The Federal Statistical Office generally reviews the weighting and composition of the basket of goods every five years. Because people's consumption and shopping habits are changing. Increasing digitization and demographic change are also reflected in this. "For example, the price development of smartwatches, fitness trackers and similar products, but also of walking aids and everyday aids, is now published," explains the authority.

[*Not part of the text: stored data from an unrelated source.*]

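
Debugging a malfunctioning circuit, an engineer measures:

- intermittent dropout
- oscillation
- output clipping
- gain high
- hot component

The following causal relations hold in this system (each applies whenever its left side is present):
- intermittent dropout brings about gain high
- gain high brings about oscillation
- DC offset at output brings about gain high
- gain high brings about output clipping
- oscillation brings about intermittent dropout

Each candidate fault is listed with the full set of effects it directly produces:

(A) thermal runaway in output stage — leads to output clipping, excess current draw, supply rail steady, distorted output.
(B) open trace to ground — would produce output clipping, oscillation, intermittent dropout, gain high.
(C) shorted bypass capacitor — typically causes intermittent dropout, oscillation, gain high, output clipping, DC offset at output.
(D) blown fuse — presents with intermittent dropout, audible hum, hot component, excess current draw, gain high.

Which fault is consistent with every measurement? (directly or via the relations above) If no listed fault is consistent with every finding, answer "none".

Testing each hypothesis:
(A) thermal runaway in output stage — intermittent dropout miss; oscillation miss; output clipping match; gain high miss; hot component miss
(B) open trace to ground — intermittent dropout match; oscillation match; output clipping match; gain high match; hot component miss
(C) shorted bypass capacitor — intermittent dropout match; oscillation match; output clipping match; gain high match; hot component miss
(D) blown fuse — intermittent dropout match; oscillation match (through gain high → oscillation); output clipping match (through gain high → output clipping); gain high match; hot component match
Only (D) is consistent with every observation.

D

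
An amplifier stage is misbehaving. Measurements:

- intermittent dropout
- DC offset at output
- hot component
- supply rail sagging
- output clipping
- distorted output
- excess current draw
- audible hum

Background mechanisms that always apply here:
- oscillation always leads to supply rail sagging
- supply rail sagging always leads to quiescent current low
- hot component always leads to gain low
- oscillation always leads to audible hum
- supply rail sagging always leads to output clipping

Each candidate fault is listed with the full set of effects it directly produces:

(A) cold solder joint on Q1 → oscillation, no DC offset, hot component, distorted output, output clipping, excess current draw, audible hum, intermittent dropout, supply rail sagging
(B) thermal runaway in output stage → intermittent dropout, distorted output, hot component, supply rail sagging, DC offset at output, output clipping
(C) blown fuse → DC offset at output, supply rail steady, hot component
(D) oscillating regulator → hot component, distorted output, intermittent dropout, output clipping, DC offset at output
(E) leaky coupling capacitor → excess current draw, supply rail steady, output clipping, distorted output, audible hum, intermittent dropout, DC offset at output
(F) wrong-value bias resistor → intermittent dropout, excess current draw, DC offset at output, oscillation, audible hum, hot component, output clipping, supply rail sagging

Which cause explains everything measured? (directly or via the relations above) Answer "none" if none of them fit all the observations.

For each candidate, compare predicted effects to what was observed:
(A) cold solder joint on Q1 — fails on DC offset at output (predicts no DC offset, not DC offset at output)
(B) thermal runaway in output stage — intermittent dropout +; DC offset at output +; hot component +; supply rail sagging +; output clipping +; distorted output +; excess current draw -; audible hum -
(C) blown fuse — intermittent dropout -; DC offset at output +; hot component +; supply rail sagging -; output clipping -; distorted output -; excess current draw -; audible hum -
(D) oscillating regulator — does not account for supply rail sagging, excess current draw, audible hum
(E) leaky coupling capacitor — intermittent dropout +; DC offset at output +; hot component -; supply rail sagging -; output clipping +; distorted output +; excess current draw +; audible hum +
(F) wrong-value bias resistor — intermittent dropout +; DC offset at output +; hot component +; supply rail sagging +; output clipping +; distorted output -; excess current draw +; audible hum +
None of the listed candidates fits everything.

none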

To put it simply, this is mainly due to the changed weighting. Although the area of housing still has the greatest weight, it has been reduced. Other areas were given more weight. "Whereas household energy and fuel used to account for more than 10 percent, this is now just under 7 1/2 percent," explains Commerzbank economist Ralph Solveen. "Although the weight of food has increased by two percentage points at the same time, their prices have not risen as massively as energy prices."
In addition to the results of official household surveys, the authority also used results from national accounts, which contain other data sources, for the first time in the current revision. This would take advantage of different sources, the authority argued.
If prices rise sharply across the board over a longer period of time, people can afford less and less for their money and lose some of their savings. Some prices are directly linked to inflation, such as index rents. The consequences of the newly calculated inflation rate in this case will probably depend on the individual case. According to the Homeowners Association
"We don't see any need for adjustment in the short term," says a spokesman for the Verdi union. Forecasts would also be taken into account in the tariff demands. These predicted significantly high inflation over the term of a collective agreement. "In the negotiations in the public sector, we also focus on lower and middle-income groups, who are particularly affected by high inflation."
According to studies, necessary expenses, such as food, rent and energy, tend to make up a larger proportion of the budget of lower-income households than those of wealthier private households. Verdi and the DBB civil servants' association are currently calling for an increase in income of 10.5 percent for federal and municipal employees, but at least 500 euros per month for a period of twelve months.
When making interest rate decisions, the European Central Bank (ECB) keeps inflation in mind throughout the euro area. Inflation there has been well above the ECB's medium-term target of two percent for months. In January, consumer prices in the common currency area rose by 8.6 percent compared to the same month last year. ECB President Christine Lagarde recently reiterated the need for interest rates to rise further. Higher interest rates make loans more expensive. This can slow down demand and counteract high inflation rates.